Goldman raises only one point that even appears to be factual: namely, as concerns the status — fictive or real — of “Carmi Cnaan.” It is Cnaan who recounts the “blue Mercedes” scene in the film. It is also Cnaan who “recalls” seeing Palestinian body parts stored in formaldehyde. Goldman asserts that “it is untrue that Carmi Cnaan is a fictional figure.” Well, in the promotional materials that I cite, Folman is asked, “Are the persons interviewed in the film all real?” He responds “seven out of nine.” The two figures that he identifies as not being real are Boaz Rein-Buskila and Carmi Cnaan. Now, what would Goldman call a person who is not real? Apparently, she would call him “fictional,” since this is the term she uses, even though, as it happens, I did not use the term in my article. Moreover, “Cnaan” is not merely a “pseudonym,” as Goldman puts it. It is a pseudonym connected to a pseudo-voice and a pseudo-face — thus creating the illusion of a real person like the other “seven out of nine” real people interviewed in the film. It is this mixing of fact and fiction, of the real and the imaginary, that renders Folman’s film such an effective tool of propaganda, but surely disqualifies it from being taken seriously as “documentary.”
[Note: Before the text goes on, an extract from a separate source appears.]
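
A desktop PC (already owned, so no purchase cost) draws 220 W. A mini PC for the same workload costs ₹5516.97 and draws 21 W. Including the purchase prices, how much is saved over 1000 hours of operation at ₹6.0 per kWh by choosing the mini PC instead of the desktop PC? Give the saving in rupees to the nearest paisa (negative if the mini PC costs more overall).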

As I already noted, Folman insists that the recollections of “Cnaan” are based on the testimonial of a real person. We have no way of knowing how closely or remotely or whether it is even so. Maybe there really is an Israeli falafel salesman in the Netherlands with whom Folman served in Lebanon. Or maybe not. But there is one thing we do know: if this person exists at all, he refused to have his name — or voice or image — associated with the narration in Folman’s film.